What was the reason for not using synthetic oil and a by-pass filter? With the benefits of more storage by not having all the extra new oil and not carrying the old oil around I would think that it would have been an easy decision. Any information would be greatly appreciated.

Dan Streech responds:

You have asked a very good question that seems to come up often these days.

Most of us who operate machinery are aware of today's synthetic oils. To date, no Nordhavn has been delivered with synthetic oil in the engines. The most recent consideration of the use of synthetic oil was by Ed Ulyate, the owner of N6217 who uses Mobil 1 (synthetic oil) in his race car. Upon investigation, Ed decided to use traditional fossil based oil in his Lugger engines and Northern Lights generator.

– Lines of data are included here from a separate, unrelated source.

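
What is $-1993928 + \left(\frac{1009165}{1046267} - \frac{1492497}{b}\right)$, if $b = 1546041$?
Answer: $- \frac{1075107154666442250}{539190559649} \approx -1.9939 \cdot 10^{6}$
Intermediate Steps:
$-1993928 + \left(\frac{1009165}{1046267} - \frac{1492497}{b}\right) = -1993928 + \left(\frac{1009165}{1046267} - \frac{1492497}{1546041}\right) = -1993928 + \left(1009165 \cdot \frac{1}{1046267} - \frac{497499}{515347}\right) = -1993928 + \left(\frac{1009165}{1046267} - \frac{497499}{515347}\right) = -1993928 - \frac{446630978}{539190559649} = - \frac{1075107154666442250}{539190559649}$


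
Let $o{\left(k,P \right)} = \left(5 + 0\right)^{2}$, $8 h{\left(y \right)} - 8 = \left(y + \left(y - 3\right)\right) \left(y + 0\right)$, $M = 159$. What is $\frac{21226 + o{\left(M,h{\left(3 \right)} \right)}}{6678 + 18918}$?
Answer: $\frac{269}{324} \approx 0.83025$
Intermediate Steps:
$h{\left(y \right)} = 1 + \frac{y \left(-3 + 2 y\right)}{8}$ ($h{\left(y \right)} = 1 + \frac{\left(y + \left(y - 3\right)\right) \left(y + 0\right)}{8} = 1 + \frac{\left(y + \left(-3 + y\right)\right) y}{8} = 1 + \frac{\left(-3 + 2 y\right) y}{8} = 1 + \frac{y \left(-3 + 2 y\right)}{8}$)
$o{\left(k,P \right)} = 25$ ($o{\left(k,P \right)} = 5^{2} = 25$)
$\frac{21226 + o{\left(M,h{\left(3 \right)} \right)}}{6678 + 18918} = \frac{21226 + 25}{6678 + 18918} = \frac{21251}{25596} = 21251 \cdot \frac{1}{25596} = \frac{269}{324}$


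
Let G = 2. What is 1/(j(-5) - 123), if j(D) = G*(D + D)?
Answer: -1/143 ≈ -0.0069930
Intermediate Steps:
j(D) = 4*D (j(D) = 2*(D + D) = 2*(2*D) = 4*D)
1/(j(-5) - 123) = 1/(4*(-5) - 123) = 1/(-20 - 123) = 1/(-143) = -1/143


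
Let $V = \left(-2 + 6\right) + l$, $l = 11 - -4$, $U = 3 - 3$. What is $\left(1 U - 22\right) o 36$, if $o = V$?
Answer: $-15048$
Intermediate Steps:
$U = 0$ ($U = 3 - 3 = 0$)
$l = 15$ ($l = 11 + 4 = 15$)
$V = 19$ ($V = \left(-2 + 6\right) + 15 = 4 + 15 = 19$)
$o = 19$
$\left(1 U - 22\right) o 36 = \left(1 \cdot 0 - 22\right) 19 \cdot 36 = \left(0 - 22\right) 19 \cdot 36 = \left(-22\right) 19 \cdot 36 = \left(-418\right) 36 = -15048$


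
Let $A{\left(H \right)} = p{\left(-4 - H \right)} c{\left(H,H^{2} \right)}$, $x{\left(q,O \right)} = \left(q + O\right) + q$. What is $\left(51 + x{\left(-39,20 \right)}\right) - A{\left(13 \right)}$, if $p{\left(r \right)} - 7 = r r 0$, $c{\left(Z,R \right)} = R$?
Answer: $-1190$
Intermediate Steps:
$p{\left(r \right)} = 7$ ($p{\left(r \right)} = 7 + r r 0 = 7 + r^{2} \cdot 0 = 7 + 0 = 7$)
$x{\left(q,O \right)} = O + 2 q$ ($x{\left(q,O \right)} = \left(O + q\right) + q = O + 2 q$)
$A{\left(H \right)} = 7 H^{2}$
$\left(51 + x{\left(-39,20 \right)}\right) - A{\left(13 \right)} = \left(51 + \left(20 + 2 \left(-39\right)\right)\right) - 7 \cdot 13^{2} = \left(51 + \left(20 - 78\right)\right) - 7 \cdot 169 = \left(51 - 58\right) - 1183 = -7 - 1183 = -1190$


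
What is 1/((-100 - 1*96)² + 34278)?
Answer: 1/72694 ≈ 1.3756e-5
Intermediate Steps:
1/((-100 - 1*96)² + 34278) = 1/((-100 - 96)² + 34278) = 1/((-196)² + 34278) = 1/(38416 + 34278) = 1/72694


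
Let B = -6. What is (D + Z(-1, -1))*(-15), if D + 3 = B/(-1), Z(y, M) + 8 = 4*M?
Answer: 135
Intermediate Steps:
Z(y, M) = -8 + 4*M
D = 3 (D = -3 - 6/(-1) = -3 - 6*(-1) = -3 + 6 = 3)
(D + Z(-1, -1))*(-15) = (3 + (-8 + 4*(-1)))*(-15) = (3 + (-8 - 4))*(-15) = (3 - 12)*(-15) = -9*(-15) = 135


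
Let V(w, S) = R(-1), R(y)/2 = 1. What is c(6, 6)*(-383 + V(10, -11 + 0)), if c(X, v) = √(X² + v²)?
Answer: -2286*√2 ≈ -3232.9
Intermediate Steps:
R(y) = 2 (R(y) = 2*1 = 2)
V(w, S) = 2
c(6, 6)*(-383 + V(10, -11 + 0)) = √(6² + 6²)*(-383 + 2) = √(36 + 36)*(-381) = √72*(-381) = (6*√2)*(-381) = -2286*√2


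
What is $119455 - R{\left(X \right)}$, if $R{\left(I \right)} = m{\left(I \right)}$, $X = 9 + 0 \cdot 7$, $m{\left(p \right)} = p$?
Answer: $119446$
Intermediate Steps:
$X = 9$ ($X = 9 + 0 = 9$)
$R{\left(I \right)} = I$
$119455 - R{\left(X \right)} = 119455 - 9 = 119446$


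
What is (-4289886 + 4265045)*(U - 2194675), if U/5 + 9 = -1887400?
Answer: 288943556520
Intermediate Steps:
U = -9437045 (U = -45 + 5*(-1887400) = -45 - 9437000 = -9437045)
(-4289886 + 4265045)*(U - 2194675) = (-4289886 + 4265045)*(-9437045 - 2194675) = -24841*(-11631720) = 288943556520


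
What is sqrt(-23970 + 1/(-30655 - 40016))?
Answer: I*sqrt(119715534147441)/70671 ≈ 154.82*I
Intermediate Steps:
sqrt(-23970 + 1/(-30655 - 40016)) = sqrt(-23970 + 1/(-70671)) = sqrt(-23970 - 1/70671) = sqrt(-1693983871/70671) = I*sqrt(119715534147441)/70671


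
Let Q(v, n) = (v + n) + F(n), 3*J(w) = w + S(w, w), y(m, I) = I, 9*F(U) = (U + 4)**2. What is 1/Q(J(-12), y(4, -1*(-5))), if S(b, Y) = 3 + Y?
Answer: 1/7 ≈ 0.14286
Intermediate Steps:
F(U) = (4 + U)**2/9 (F(U) = (U + 4)**2/9 = (4 + U)**2/9)
J(w) = 1 + 2*w/3 (J(w) = (w + (3 + w))/3 = (3 + 2*w)/3 = 1 + 2*w/3)
Q(v, n) = n + v + (4 + n)**2/9 (Q(v, n) = (v + n) + (4 + n)**2/9 = (n + v) + (4 + n)**2/9 = n + v + (4 + n)**2/9)
1/Q(J(-12), y(4, -1*(-5))) = 1/(-1*(-5) + (1 + (2/3)*(-12)) + (4 - 1*(-5))**2/9) = 1/(5 + (1 - 8) + (4 + 5)**2/9) = 1/(5 - 7 + (1/9)*9**2) = 1/(5 - 7 + (1/9)*81) = 1/(5 - 7 + 9) = 1/7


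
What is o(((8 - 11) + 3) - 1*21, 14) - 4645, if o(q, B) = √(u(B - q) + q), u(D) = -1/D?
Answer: -4645 + 4*I*√1610/35 ≈ -4645.0 + 4.5857*I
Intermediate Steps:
o(q, B) = √(q - 1/(B - q)) (o(q, B) = √(-1/(B - q) + q) = √(q - 1/(B - q)))
o(((8 - 11) + 3) - 1*21, 14) - 4645 = √((-1 + (((8 - 11) + 3) - 1*21)*(14 - (((8 - 11) + 3) - 1*21)))/(14 - (((8 - 11) + 3) - 1*21))) - 4645 = √((-1 + ((-3 + 3) - 21)*(14 - ((-3 + 3) - 21)))/(14 - ((-3 + 3) - 21))) - 4645 = √((-1 + (0 - 21)*(14 - (0 - 21)))/(14 - (0 - 21))) - 4645 = √((-1 - 21*(14 - 1*(-21)))/(14 - 1*(-21))) - 4645 = √((-1 - 21*(14 + 21))/(14 + 21)) - 4645 = √((-1 - 21*35)/35) - 4645 = √((-1 - 735)/35) - 4645 = √((1/35)*(-736)) - 4645 = √(-736/35) - 4645 = 4*I*√1610/35 - 4645 = -4645 + 4*I*√1610/35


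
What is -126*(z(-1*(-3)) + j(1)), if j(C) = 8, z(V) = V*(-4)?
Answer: 504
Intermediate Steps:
z(V) = -4*V
-126*(z(-1*(-3)) + j(1)) = -126*(-(-4)*(-3) + 8) = -126*(-4*3 + 8) = -126*(-12 + 8) = -126*(-4) = 504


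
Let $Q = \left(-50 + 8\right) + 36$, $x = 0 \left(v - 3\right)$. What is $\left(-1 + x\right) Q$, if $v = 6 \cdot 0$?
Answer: $6$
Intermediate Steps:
$v = 0$
$x = 0$ ($x = 0 \left(0 - 3\right) = 0 \left(-3\right) = 0$)
$Q = -6$ ($Q = -42 + 36 = -6$)
$\left(-1 + x\right) Q = \left(-1 + 0\right) \left(-6\right) = \left(-1\right) \left(-6\right) = 6$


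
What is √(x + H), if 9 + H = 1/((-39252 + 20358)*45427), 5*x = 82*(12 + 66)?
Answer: √23393114849039175586770/4291488690 ≈ 35.640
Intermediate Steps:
x = 6396/5 (x = (82*(12 + 66))/5 = (82*78)/5 = (⅕)*6396 = 6396/5 ≈ 1279.2)
H = -7724679643/858297738 (H = -9 + 1/((-39252 + 20358)*45427) = -9 + (1/45427)/(-18894) = -9 - 1/18894*1/45427 = -9 - 1/858297738 = -7724679643/858297738 ≈ -9.0000)
√(x + H) = √(6396/5 - 7724679643/858297738) = √(5451048934033/4291488690) = √23393114849039175586770/4291488690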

The most important characteristic of synthetic oil is that it provides a reduction in friction, heat and therefore wear on engine parts. Dick Gee, the chief engineer at Alaska Diesel (Lugger) feels that the benefits may be in the 10%-20% range. That reduction in wear however is a bit of a red herring because it is very seldom that we ever see the basic moving parts (that are protected by the oiling system) of a good quality marine diesel used on a pleasure craft "wear out". Most of these engines seem to go on forever or end their lives for reasons other than "wearing out".

The long life characteristics of synthetic oil can only be enjoyed if the oil is tested on a regular basis so that its condition can be verified. While the by-pass filters can remove soot from the oil, they will not reduce the acid build-up or stabilize the inevitable reduction of the TBN levels. Most of the major engine manufactures (including Alaska Diesel) allow the use of synthetic oils, but still require that the oil be changed at the same recommended intervals as conventional oils to stay with the warranty requirements.

On a cruising boat (and especially on "Nordhavn", the ATW boat), it is not convenient to get the oil tested on a timely basis and synthetic oil is not as readily available as conventional oil. Conventional oil and synthetic oil should not be mixed, so one must make a choice in the beginning.

For reasons of convenience and practicality and because there was no real benefit, we choose to use conventional oil and a standard filter system. Also, one of the purposes of the ATW project is to test and demonstrate a "standard" boat, and the Lugger engine in "Nordhavn" is absolutely standard.

Interestingly, as I write this on the afternoon of December 26, Jim Leishman (here at PAE) and Dave Harlow (on board the ATW boat) are in the process of solving a potentially serious problem that has come up. The standard Lugger oil filter is remote mounted and plumbed with two high pressure hoses (supply and return). One of the hoses has developed a leak and we don't have a spare hose on board. We have consulted with Alaska Diesel and asked for permission to use the one remaining good hose to bypass the filter and return the oil to the engine unfiltered. ADE is highly opposed to this and has recommended that we simply keep adding oil to replace that lost and divert to the nearest port. We are diverting "Nordhavn" to Truk and ADE is sending out replacement hoses today by Fed Ex. Fortunately, we have many gallons of new oil on board as well as several gallons of used oil. If we had been using synthetic oil with little spare oil on board, we would be very frustrated right now.